Visualise the new T_pop_km2 column.

This is much more useful and can be interpreted as the population per square kilometre for a given neighbourhood. The highest population per square kilometre is now in Acacias neighbourhood, with an average of 35,000 people per km2.
Normalising by population
When we were dealing with total population counts, it made sense to normalise by area. However, in situations where we are working with other population statistics, such as the number of employed people, it is better to normalise by unit population.

This image shows the number of employed people per neighbourhood, where red is lower and black is higher.
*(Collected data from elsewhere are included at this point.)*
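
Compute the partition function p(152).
49686288421

p(n) counts ways to write n as a sum of positive integers (order ignored).
Euler's pentagonal recurrence: p(k) = p(k-1) + p(k-2) - p(k-5) - p(k-7) + p(k-12) + p(k-15) - ... (offsets j(3j∓1)/2, signs ++--, p(0)=1, p(<0)=0).
DP table for k = 0..151: p(0)=1, p(1)=1, p(2)=2, p(3)=3, p(4)=5, p(5)=7, p(6)=11, p(7)=15, p(8)=22, p(9)=30, p(10)=42, p(11)=56, p(12)=77, p(13)=101, p(14)=135, p(15)=176, p(16)=231, p(17)=297, p(18)=385, p(19)=490, p(20)=627, p(21)=792, p(22)=1002, p(23)=1255, p(24)=1575, p(25)=1958, p(26)=2436, p(27)=3010, p(28)=3718, p(29)=4565, p(30)=5604, p(31)=6842, p(32)=8349, p(33)=10143, p(34)=12310, p(35)=14883, p(36)=17977, p(37)=21637, p(38)=26015, p(39)=31185, p(40)=37338, p(41)=44583, p(42)=53174, p(43)=63261, p(44)=75175, p(45)=89134, p(46)=105558, p(47)=124754, p(48)=147273, p(49)=173525, p(50)=204226, p(51)=239943, p(52)=281589, p(53)=329931, p(54)=386155, p(55)=451276, p(56)=526823, p(57)=614154, p(58)=715220, p(59)=831820, p(60)=966467, p(61)=1121505, p(62)=1300156, p(63)=1505499, p(64)=1741630, p(65)=2012558, p(66)=2323520, p(67)=2679689, p(68)=3087735, p(69)=3554345, p(70)=4087968, p(71)=4697205, p(72)=5392783, p(73)=6185689, p(74)=7089500, p(75)=8118264, p(76)=9289091, p(77)=10619863, p(78)=12132164, p(79)=13848650, p(80)=15796476, p(81)=18004327, p(82)=20506255, p(83)=23338469, p(84)=26543660, p(85)=30167357, p(86)=34262962, p(87)=38887673, p(88)=44108109, p(89)=49995925, p(90)=56634173, p(91)=64112359, p(92)=72533807, p(93)=82010177, p(94)=92669720, p(95)=104651419, p(96)=118114304, p(97)=133230930, p(98)=150198136, p(99)=169229875, p(100)=190569292, p(101)=214481126, p(102)=241265379, p(103)=271248950, p(104)=304801365, p(105)=342325709, p(106)=384276336, p(107)=431149389, p(108)=483502844, p(109)=541946240, p(110)=607163746, p(111)=679903203, p(112)=761002156, p(113)=851376628, p(114)=952050665, p(115)=1064144451, p(116)=1188908248, p(117)=1327710076, p(118)=1482074143, p(119)=1653668665, p(120)=1844349560, p(121)=2056148051, p(122)=2291320912, p(123)=2552338241, p(124)=2841940500, p(125)=3163127352, p(126)=3519222692, p(127)=3913864295, p(128)=4351078600, p(129)=4835271870, p(130)=5371315400, p(131)=5964539504, p(132)=6620830889, p(133)=7346629512, p(134)=8149040695, p(135)=9035836076, p(136)=10015581680, p(137)=11097645016, p(138)=12292341831, p(139)=13610949895, p(140)=15065878135, p(141)=16670689208, p(142)=18440293320, p(143)=20390982757, p(144)=22540654445, p(145)=24908858009, p(146)=27517052599, p(147)=30388671978, p(148)=33549419497, p(149)=37027355200, p(150)=40853235313, p(151)=45060624582.
Final step: p(152) = p(151) + p(150) - p(147) - p(145) + p(140) + p(137) - p(130) - p(126) + p(117) + p(112) - p(101) - p(95) + p(82) + p(75) - p(60) - p(52) + p(35) + p(26) - p(7)
= 45060624582 + 40853235313 - 30388671978 - 24908858009 + 15065878135 + 11097645016 - 5371315400 - 3519222692 + 1327710076 + 761002156 - 214481126 - 104651419 + 20506255 + 8118264 - 966467 - 281589 + 14883 + 2436 - 15
= 49686288421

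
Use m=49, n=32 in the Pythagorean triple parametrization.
(1377, 3136, 3425)

Euclid's formula: a = m² - n², b = 2mn, c = m² + n²
m = 49, n = 32
a = 49² - 32² = 2401 - 1024 = 1377
b = 2 × 49 × 32 = 3136
c = 49² + 32² = 2401 + 1024 = 3425
Verification: 1377² + 3136² = 1896129 + 9834496 = 11730625 = 3425² ✓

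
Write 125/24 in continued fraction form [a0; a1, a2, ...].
[5; 4, 1, 4]

Euclidean algorithm steps:
125 = 5 × 24 + 5
24 = 4 × 5 + 4
5 = 1 × 4 + 1
4 = 4 × 1 + 0
Continued fraction: [5; 4, 1, 4]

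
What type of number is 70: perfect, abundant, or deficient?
abundant

Proper divisors of 70: sum = 1 + 2 + 5 + 7 + 10 + 14 + 35 = 74
Since 74 > 70, 70 is abundant.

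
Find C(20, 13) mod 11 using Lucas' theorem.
3

Using Lucas' theorem:
Write n=20 and k=13 in base 11:
n in base 11: [1, 9]
k in base 11: [1, 2]
C(20,13) mod 11 = ∏ C(n_i, k_i) mod 11
Digit binomials (mod 11): C(1,1) = 1; C(9,2) = 36 ≡ 3
Product: 1 × 3 = 3 ≡ 3 (mod 11)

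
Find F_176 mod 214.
3

Matrix identity: Q^n = [[F_(n+1), F_n], [F_n, F_(n-1)]] with Q = [[1,1],[1,0]].
n = 176 = 10110000₂. Square-and-multiply, entries mod 214:
Q^1 = [[1,1],[1,0]]
Q^2 = (Q^1)² = [[2,1],[1,1]]
Q^5 = (Q^2)²·Q = [[8,5],[5,3]]
Q^11 = (Q^5)²·Q = [[144,89],[89,55]]
Q^22 = (Q^11)² = [[195,163],[163,32]]
Q^44 = (Q^22)² = [[180,193],[193,201]]
Q^88 = (Q^44)² = [[99,131],[131,182]]
Q^176 = (Q^88)² = [[212,3],[3,209]]
F_176 mod 214 = Q^176[0][1] = 3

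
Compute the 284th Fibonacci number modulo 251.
167

Matrix identity: Q^n = [[F_(n+1), F_n], [F_n, F_(n-1)]] with Q = [[1,1],[1,0]].
n = 284 = 100011100₂. Square-and-multiply, entries mod 251:
Q^1 = [[1,1],[1,0]]
Q^2 = (Q^1)² = [[2,1],[1,1]]
Q^4 = (Q^2)² = [[5,3],[3,2]]
Q^8 = (Q^4)² = [[34,21],[21,13]]
Q^17 = (Q^8)²·Q = [[74,91],[91,234]]
Q^35 = (Q^17)²·Q = [[119,203],[203,167]]
Q^71 = (Q^35)²·Q = [[227,150],[150,77]]
Q^142 = (Q^71)² = [[235,169],[169,66]]
Q^284 = (Q^142)² = [[203,167],[167,36]]
F_284 mod 251 = Q^284[0][1] = 167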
In this form, the map is not intuitive because it doesn’t communicate employment as a ratio of each neighbourhood’s population.
To fix this, we’ll use the ratio of employed people instead:
- Open the Attribute Table for your
Joined layer. - Create a new Decimal column called
EMP_ratiousing the expression"EMP_sum" / "T_sum". This will divide the count of employed persons by the total population. - Save and close.
Visualise the EMP_ratio column.

Once we normalise by population count the map becomes much more useful: now we can see relative to the population size of a given neighbourhood whether people are more or less employed. In this case, we can see that the South-West parts of Madrid have lower levels of employment.
Challenge
Split the census columns amongst yourselves and visualise each, using appropriate forms of normalisation. Compare and discuss: are there any patterns emerging from the data?